Hong Kong’s Ocean Park faces closure as pandemic takes its toll

Linda J. Dodson

HONG KONG — Ocean Park, Hong Kong’s signature amusement park, could go out of business by the end of June, as the novel coronavirus pandemic has brought the city’s tourism sector to a standstill, the park’s chairman said on Monday.

A government-proposed emergency aid package of 5.4 billion Hong Kong dollars ($696.5 million) will be scrutinized in the legislature this week, determining whether the 43-year-old theme park — home of the city’s pandas, various marine life and amusement rides — will cease to operate.

The bailout would replace a previous plan to inject HK$10.64 billion into the government-owned amusement park that would aim to transform it into an integrated resort with 20 new attractions by 2027 in an effort to sharpen its competitiveness in the Asia-Pacific region.

Edward Yau Tang-wah, secretary for Commerce and Economic Development, said on Monday that officials had changed their plans because of the COVID-19 pandemic, which has prompted the government to rethink the allocation of public funds.

“The challenges faced by Ocean Park are unprecedented,” Yau said. “Without the aid, the park will not be able to survive.”

Yau said that HK$3 billion of the aid would be used to pay off the park’s commercial debt, while the rest of it would ensure that it could sustain normal operations for the next 12 months while buying time for it to devise a better strategic plan.


Workers feed king penguins at the closed Ocean Park theme park in May. It is unclear whether a bailout plan will win support from lawmakers across the political spectrum, as many have voiced skepticism.

  © AFP/Jiji

Ocean Park’s Chief Executive Officer Matthias Li Sing-chung is set to retire in July. Last August, the park activated a global executive search to find a successor.

Ocean Park, along with Hong Kong Disneyland, has been closed since late January due to social distancing measures that aim to contain the COVID-19 outbreak.

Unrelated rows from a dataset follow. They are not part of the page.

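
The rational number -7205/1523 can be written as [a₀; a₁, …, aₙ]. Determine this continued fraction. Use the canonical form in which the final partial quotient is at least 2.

[-5; 3, 1, 2, 1, 1, 58]

⌊-7205/1523⌋ = -5, remainder 410
⌊1523/410⌋ = 3, remainder 293
⌊410/293⌋ = 1, remainder 117
⌊293/117⌋ = 2, remainder 59
⌊117/59⌋ = 1, remainder 58
⌊59/58⌋ = 1, remainder 1
⌊58/1⌋ = 58, remainder 0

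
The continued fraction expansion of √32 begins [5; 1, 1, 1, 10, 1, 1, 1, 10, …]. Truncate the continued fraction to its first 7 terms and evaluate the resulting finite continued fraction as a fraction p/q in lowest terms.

379/67

a_0 = 5: 5/1
a_1 = 1: 6/1
a_2 = 1: 11/2
a_3 = 1: 17/3
a_4 = 10: 181/32
a_5 = 1: 198/35
a_6 = 1: 379/67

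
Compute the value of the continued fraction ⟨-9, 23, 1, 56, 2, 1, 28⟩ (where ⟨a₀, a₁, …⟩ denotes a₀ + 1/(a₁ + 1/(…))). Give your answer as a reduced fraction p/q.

-1059391/118258

Start with 28.
1 + 1/(28/1) = 1 + 1/28 = 29/28
2 + 1/(29/28) = 2 + 28/29 = 86/29
56 + 1/(86/29) = 56 + 29/86 = 4845/86
1 + 1/(4845/86) = 1 + 86/4845 = 4931/4845
23 + 1/(4931/4845) = 23 + 4845/4931 = 118258/4931
-9 + 1/(118258/4931) = -9 + 4931/118258 = -1059391/118258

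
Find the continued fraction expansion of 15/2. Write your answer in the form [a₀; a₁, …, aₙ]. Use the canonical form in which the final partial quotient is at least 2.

[7; 2]

Apply division with remainder until the remainder is 0:
⌊15/2⌋ = 7, remainder 1
⌊2/1⌋ = 2, remainder 0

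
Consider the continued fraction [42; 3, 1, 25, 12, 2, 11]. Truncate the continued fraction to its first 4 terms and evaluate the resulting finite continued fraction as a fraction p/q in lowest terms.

4352/103

a_0 = 42: 42/1
a_1 = 3: 127/3
a_2 = 1: 169/4
a_3 = 25: 4352/103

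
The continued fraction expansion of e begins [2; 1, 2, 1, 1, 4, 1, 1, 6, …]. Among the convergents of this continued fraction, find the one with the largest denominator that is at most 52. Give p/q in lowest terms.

106/39

List convergents until the denominator exceeds the bound:
a_0 = 2: 2/1  (≤ bound)
a_1 = 1: 3/1  (≤ bound)
a_2 = 2: 8/3  (≤ bound)
a_3 = 1: 11/4  (≤ bound)
a_4 = 1: 19/7  (≤ bound)
a_5 = 4: 87/32  (≤ bound)
a_6 = 1: 106/39  (≤ bound)
a_7 = 1: 193/71  (> 52, stop)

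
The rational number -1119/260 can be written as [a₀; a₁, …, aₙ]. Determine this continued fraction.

⌊-1119/260⌋ = -5, remainder 181
⌊260/181⌋ = 1, remainder 79
⌊181/79⌋ = 2, remainder 23
⌊79/23⌋ = 3, remainder 10
⌊23/10⌋ = 2, remainder 3
⌊10/3⌋ = 3, remainder 1
⌊3/1⌋ = 3, remainder 0

[-5; 1, 2, 3, 2, 3, 3]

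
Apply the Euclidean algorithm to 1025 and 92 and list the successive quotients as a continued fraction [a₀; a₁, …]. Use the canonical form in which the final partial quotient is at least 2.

Apply division with remainder until the remainder is 0:
⌊1025/92⌋ = 11, remainder 13
⌊92/13⌋ = 7, remainder 1
⌊13/1⌋ = 13, remainder 0

[11; 7, 13]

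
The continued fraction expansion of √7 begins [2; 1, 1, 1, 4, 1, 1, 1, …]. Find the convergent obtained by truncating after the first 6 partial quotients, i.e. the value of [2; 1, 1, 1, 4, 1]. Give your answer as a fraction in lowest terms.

45/17

Start with 1.
4 + 1/(1/1) = 4 + 1/1 = 5/1
1 + 1/(5/1) = 1 + 1/5 = 6/5
1 + 1/(6/5) = 1 + 5/6 = 11/6
1 + 1/(11/6) = 1 + 6/11 = 17/11
2 + 1/(17/11) = 2 + 11/17 = 45/17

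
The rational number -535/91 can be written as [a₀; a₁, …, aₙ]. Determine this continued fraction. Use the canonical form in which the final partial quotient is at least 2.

-535 = -6·91 + 11, so a_0 = -6
91 = 8·11 + 3, so a_1 = 8
11 = 3·3 + 2, so a_2 = 3
3 = 1·2 + 1, so a_3 = 1
2 = 2·1 + 0, so a_4 = 2

[-6; 8, 3, 1, 2]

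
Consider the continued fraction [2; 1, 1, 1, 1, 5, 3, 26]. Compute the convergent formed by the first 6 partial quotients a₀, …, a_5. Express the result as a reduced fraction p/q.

Compute successive convergents:
a_0 = 2: 2/1
a_1 = 1: 3/1
a_2 = 1: 5/2
a_3 = 1: 8/3
a_4 = 1: 13/5
a_5 = 5: 73/28

73/28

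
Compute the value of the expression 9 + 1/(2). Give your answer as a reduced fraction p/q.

Collapse the nested fraction from the inside out:
Start with 2.
9 + 1/(2/1) = 9 + 1/2 = 19/2

19/2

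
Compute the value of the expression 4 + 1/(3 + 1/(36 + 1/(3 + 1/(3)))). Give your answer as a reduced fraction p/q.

a_0 = 4: 4/1
a_1 = 3: 13/3
a_2 = 36: 472/109
a_3 = 3: 1429/330
a_4 = 3: 4759/1099

4759/1099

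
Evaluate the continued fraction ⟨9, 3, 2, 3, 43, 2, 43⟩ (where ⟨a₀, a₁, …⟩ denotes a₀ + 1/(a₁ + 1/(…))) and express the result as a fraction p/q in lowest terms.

Start with 43.
2 + 1/(43/1) = 2 + 1/43 = 87/43
43 + 1/(87/43) = 43 + 43/87 = 3784/87
3 + 1/(3784/87) = 3 + 87/3784 = 11439/3784
2 + 1/(11439/3784) = 2 + 3784/11439 = 26662/11439
3 + 1/(26662/11439) = 3 + 11439/26662 = 91425/26662
9 + 1/(91425/26662) = 9 + 26662/91425 = 849487/91425

849487/91425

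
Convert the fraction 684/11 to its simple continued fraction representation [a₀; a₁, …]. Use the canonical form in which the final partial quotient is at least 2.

[62; 5, 2]

⌊684/11⌋ = 62, remainder 2
⌊11/2⌋ = 5, remainder 1
⌊2/1⌋ = 2, remainder 0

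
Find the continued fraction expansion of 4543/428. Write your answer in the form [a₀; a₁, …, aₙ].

[10; 1, 1, 1, 1, 2, 6, 5]

4543 = 10·428 + 263, so a_0 = 10
428 = 1·263 + 165, so a_1 = 1
263 = 1·165 + 98, so a_2 = 1
165 = 1·98 + 67, so a_3 = 1
98 = 1·67 + 31, so a_4 = 1
67 = 2·31 + 5, so a_5 = 2
31 = 6·5 + 1, so a_6 = 6
5 = 5·1 + 0, so a_7 = 5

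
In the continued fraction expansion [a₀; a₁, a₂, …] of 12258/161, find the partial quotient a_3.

12258 ÷ 161 → quotient 76, remainder 22
161 ÷ 22 → quotient 7, remainder 7
22 ÷ 7 → quotient 3, remainder 1
7 ÷ 1 → quotient 7, remainder 0

7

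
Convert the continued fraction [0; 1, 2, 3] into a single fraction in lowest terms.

Start with 3.
2 + 1/(3/1) = 2 + 1/3 = 7/3
1 + 1/(7/3) = 1 + 3/7 = 10/7
0 + 1/(10/7) = 0 + 7/10 = 7/10

7/10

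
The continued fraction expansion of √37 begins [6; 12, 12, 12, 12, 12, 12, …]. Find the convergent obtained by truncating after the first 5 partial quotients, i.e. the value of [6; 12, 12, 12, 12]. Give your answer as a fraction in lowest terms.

a_0 = 6: 6/1
a_1 = 12: 73/12
a_2 = 12: 882/145
a_3 = 12: 10657/1752
a_4 = 12: 128766/21169

128766/21169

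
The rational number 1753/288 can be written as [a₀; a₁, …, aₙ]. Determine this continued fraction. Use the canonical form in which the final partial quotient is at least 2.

Run the Euclidean algorithm, recording each quotient:
1753 ÷ 288 → quotient 6, remainder 25
288 ÷ 25 → quotient 11, remainder 13
25 ÷ 13 → quotient 1, remainder 12
13 ÷ 12 → quotient 1, remainder 1
12 ÷ 1 → quotient 12, remainder 0

[6; 11, 1, 1, 12]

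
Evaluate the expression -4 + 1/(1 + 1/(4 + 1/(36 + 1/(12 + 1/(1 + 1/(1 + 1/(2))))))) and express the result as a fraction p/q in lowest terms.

-36557/11428

a_0 = -4: -4/1
a_1 = 1: -3/1
a_2 = 4: -16/5
a_3 = 36: -579/181
a_4 = 12: -6964/2177
a_5 = 1: -7543/2358
a_6 = 1: -14507/4535
a_7 = 2: -36557/11428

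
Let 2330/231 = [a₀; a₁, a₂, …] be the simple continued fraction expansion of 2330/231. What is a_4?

⌊2330/231⌋ = 10, remainder 20
⌊231/20⌋ = 11, remainder 11
⌊20/11⌋ = 1, remainder 9
⌊11/9⌋ = 1, remainder 2
⌊9/2⌋ = 4, remainder 1

4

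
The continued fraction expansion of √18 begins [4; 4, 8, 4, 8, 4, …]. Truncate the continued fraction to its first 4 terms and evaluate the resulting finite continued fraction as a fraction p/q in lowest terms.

577/136

Start with 4.
8 + 1/(4/1) = 8 + 1/4 = 33/4
4 + 1/(33/4) = 4 + 4/33 = 136/33
4 + 1/(136/33) = 4 + 33/136 = 577/136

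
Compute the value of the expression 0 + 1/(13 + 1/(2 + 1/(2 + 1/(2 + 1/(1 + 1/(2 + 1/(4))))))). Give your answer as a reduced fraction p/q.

Starting at the tail and folding back:
Start with 4.
2 + 1/(4/1) = 2 + 1/4 = 9/4
1 + 1/(9/4) = 1 + 4/9 = 13/9
2 + 1/(13/9) = 2 + 9/13 = 35/13
2 + 1/(35/13) = 2 + 13/35 = 83/35
2 + 1/(83/35) = 2 + 35/83 = 201/83
13 + 1/(201/83) = 13 + 83/201 = 2696/201
0 + 1/(2696/201) = 0 + 201/2696 = 201/2696

201/2696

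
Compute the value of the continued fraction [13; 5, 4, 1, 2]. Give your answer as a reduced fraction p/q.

963/73

Starting at the tail and folding back:
Start with 2.
1 + 1/(2/1) = 1 + 1/2 = 3/2
4 + 1/(3/2) = 4 + 2/3 = 14/3
5 + 1/(14/3) = 5 + 3/14 = 73/14
13 + 1/(73/14) = 13 + 14/73 = 963/73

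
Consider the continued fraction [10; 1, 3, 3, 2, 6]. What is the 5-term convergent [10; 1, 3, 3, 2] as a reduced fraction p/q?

323/30

Start with 2.
3 + 1/(2/1) = 3 + 1/2 = 7/2
3 + 1/(7/2) = 3 + 2/7 = 23/7
1 + 1/(23/7) = 1 + 7/23 = 30/23
10 + 1/(30/23) = 10 + 23/30 = 323/30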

Leo Kung Lin-cheng, chairman of Ocean Park’s board, said the park has so far spent HK$700 million to maintain limited operations during the closure. Its 2,000 employees have been asked to take unpaid leave.

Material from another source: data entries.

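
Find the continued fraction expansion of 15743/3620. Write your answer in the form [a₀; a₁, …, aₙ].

[4; 2, 1, 6, 2, 8, 1, 8]

Run the Euclidean algorithm, recording each quotient:
⌊15743/3620⌋ = 4, remainder 1263
⌊3620/1263⌋ = 2, remainder 1094
⌊1263/1094⌋ = 1, remainder 169
⌊1094/169⌋ = 6, remainder 80
⌊169/80⌋ = 2, remainder 9
⌊80/9⌋ = 8, remainder 8
⌊9/8⌋ = 1, remainder 1
⌊8/1⌋ = 8, remainder 0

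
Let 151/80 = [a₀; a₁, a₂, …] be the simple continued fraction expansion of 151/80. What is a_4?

8

Apply division with remainder until the remainder is 0:
151 = 1·80 + 71, so a_0 = 1
80 = 1·71 + 9, so a_1 = 1
71 = 7·9 + 8, so a_2 = 7
9 = 1·8 + 1, so a_3 = 1
8 = 8·1 + 0, so a_4 = 8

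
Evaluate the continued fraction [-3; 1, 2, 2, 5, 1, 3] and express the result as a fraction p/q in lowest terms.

-396/173

Work from the innermost term outward:
Start with 3.
1 + 1/(3/1) = 1 + 1/3 = 4/3
5 + 1/(4/3) = 5 + 3/4 = 23/4
2 + 1/(23/4) = 2 + 4/23 = 50/23
2 + 1/(50/23) = 2 + 23/50 = 123/50
1 + 1/(123/50) = 1 + 50/123 = 173/123
-3 + 1/(173/123) = -3 + 123/173 = -396/173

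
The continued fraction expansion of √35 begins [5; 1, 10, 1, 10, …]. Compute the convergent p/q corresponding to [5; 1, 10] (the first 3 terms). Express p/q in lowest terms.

a_0 = 5: 5/1
a_1 = 1: 6/1
a_2 = 10: 65/11

65/11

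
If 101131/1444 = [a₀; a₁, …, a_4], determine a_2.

3

Run the Euclidean algorithm, recording each quotient:
⌊101131/1444⌋ = 70, remainder 51
⌊1444/51⌋ = 28, remainder 16
⌊51/16⌋ = 3, remainder 3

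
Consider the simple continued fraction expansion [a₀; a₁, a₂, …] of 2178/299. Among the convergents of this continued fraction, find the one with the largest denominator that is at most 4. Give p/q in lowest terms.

a_0 = 7: 7/1  (≤ bound)
a_1 = 3: 22/3  (≤ bound)
a_2 = 1: 29/4  (≤ bound)
a_3 = 1: 51/7  (> 4, stop)

29/4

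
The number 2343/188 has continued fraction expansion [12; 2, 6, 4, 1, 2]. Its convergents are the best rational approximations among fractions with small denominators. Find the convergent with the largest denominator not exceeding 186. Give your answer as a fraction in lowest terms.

835/67

List convergents until the denominator exceeds the bound:
a_0 = 12: 12/1  (≤ bound)
a_1 = 2: 25/2  (≤ bound)
a_2 = 6: 162/13  (≤ bound)
a_3 = 4: 673/54  (≤ bound)
a_4 = 1: 835/67  (≤ bound)
a_5 = 2: 2343/188  (> 186, stop)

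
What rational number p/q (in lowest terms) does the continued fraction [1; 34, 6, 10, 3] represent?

6646/6457

a_0 = 1: 1/1
a_1 = 34: 35/34
a_2 = 6: 211/205
a_3 = 10: 2145/2084
a_4 = 3: 6646/6457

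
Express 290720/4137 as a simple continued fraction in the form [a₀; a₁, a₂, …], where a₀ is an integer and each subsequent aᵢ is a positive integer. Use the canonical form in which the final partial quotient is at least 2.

[70; 3, 1, 1, 1, 19, 6, 3]

Repeatedly divide and take the remainder:
⌊290720/4137⌋ = 70, remainder 1130
⌊4137/1130⌋ = 3, remainder 747
⌊1130/747⌋ = 1, remainder 383
⌊747/383⌋ = 1, remainder 364
⌊383/364⌋ = 1, remainder 19
⌊364/19⌋ = 19, remainder 3
⌊19/3⌋ = 6, remainder 1
⌊3/1⌋ = 3, remainder 0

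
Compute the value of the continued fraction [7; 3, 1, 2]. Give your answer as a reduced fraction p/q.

Start with 2.
1 + 1/(2/1) = 1 + 1/2 = 3/2
3 + 1/(3/2) = 3 + 2/3 = 11/3
7 + 1/(11/3) = 7 + 3/11 = 80/11

80/11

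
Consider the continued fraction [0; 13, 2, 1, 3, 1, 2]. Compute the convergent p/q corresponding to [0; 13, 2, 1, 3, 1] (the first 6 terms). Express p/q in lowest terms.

14/187

Start with 1.
3 + 1/(1/1) = 3 + 1/1 = 4/1
1 + 1/(4/1) = 1 + 1/4 = 5/4
2 + 1/(5/4) = 2 + 4/5 = 14/5
13 + 1/(14/5) = 13 + 5/14 = 187/14
0 + 1/(187/14) = 0 + 14/187 = 14/187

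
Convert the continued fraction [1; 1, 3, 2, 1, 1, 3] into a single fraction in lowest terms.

Compute successive convergents:
a_0 = 1: 1/1
a_1 = 1: 2/1
a_2 = 3: 7/4
a_3 = 2: 16/9
a_4 = 1: 23/13
a_5 = 1: 39/22
a_6 = 3: 140/79

140/79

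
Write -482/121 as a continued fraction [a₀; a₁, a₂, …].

⌊-482/121⌋ = -4, remainder 2
⌊121/2⌋ = 60, remainder 1
⌊2/1⌋ = 2, remainder 0

[-4; 60, 2]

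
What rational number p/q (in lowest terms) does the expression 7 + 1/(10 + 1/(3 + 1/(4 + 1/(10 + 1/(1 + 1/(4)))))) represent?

52454/7391

Starting at the tail and folding back:
Start with 4.
1 + 1/(4/1) = 1 + 1/4 = 5/4
10 + 1/(5/4) = 10 + 4/5 = 54/5
4 + 1/(54/5) = 4 + 5/54 = 221/54
3 + 1/(221/54) = 3 + 54/221 = 717/221
10 + 1/(717/221) = 10 + 221/717 = 7391/717
7 + 1/(7391/717) = 7 + 717/7391 = 52454/7391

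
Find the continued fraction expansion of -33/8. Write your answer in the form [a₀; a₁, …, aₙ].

⌊-33/8⌋ = -5, remainder 7
⌊8/7⌋ = 1, remainder 1
⌊7/1⌋ = 7, remainder 0

[-5; 1, 7]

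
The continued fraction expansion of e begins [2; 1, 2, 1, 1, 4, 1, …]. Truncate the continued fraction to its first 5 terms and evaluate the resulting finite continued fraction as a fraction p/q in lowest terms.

19/7

a_0 = 2: 2/1
a_1 = 1: 3/1
a_2 = 2: 8/3
a_3 = 1: 11/4
a_4 = 1: 19/7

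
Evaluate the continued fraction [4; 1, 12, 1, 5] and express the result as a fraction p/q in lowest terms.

Start with 5.
1 + 1/(5/1) = 1 + 1/5 = 6/5
12 + 1/(6/5) = 12 + 5/6 = 77/6
1 + 1/(77/6) = 1 + 6/77 = 83/77
4 + 1/(83/77) = 4 + 77/83 = 409/83

409/83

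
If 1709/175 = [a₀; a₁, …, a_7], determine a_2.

3

Apply division with remainder until the remainder is 0:
1709 ÷ 175 → quotient 9, remainder 134
175 ÷ 134 → quotient 1, remainder 41
134 ÷ 41 → quotient 3, remainder 11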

Even before the pandemic, both amusement parks in Hong Kong had been struggling, as the monthslong anti-government protests took a toll on visitors and tourism. In their most recent fiscal years, Ocean Park and Hong Kong Disneyland recorded net losses of HK$557.3 million and HK$105 million, respectively.

With locally transmitted coronavirus cases at zero for the past three weeks, government officials say the two theme parks are likely to reopen in the coming weeks. Yet, they will still face a tough operational environment, Yau said. In the first quarter of 2020, tourist arrivals in Hong Kong were down 81% from the same period a year earlier due to worldwide travel restrictions.

It is still unclear whether the bailout plan will win support from lawmakers across the political spectrum, as many have voiced skepticism.

“It is no different from kidnapping,” said opposition lawmaker Claudia Mo, adding that the park’s management should be held accountable for its widening losses in recent years.

Meanwhile, pro-establishment lawmaker Michael Tien said he would take into account the recruitment of the new chief executive when deciding on his vote. “We have to make sure that the park is self-sustainable in the long-run,” he said.

Yiu Si-wing, a lawmaker who represents the tourism sector, told local media that the park’s grand expansion plan will very likely be shelved because the new aid proposal is just half of the original plan. “Solving the urgent financial needs of Ocean Park is of utmost importance,” he said.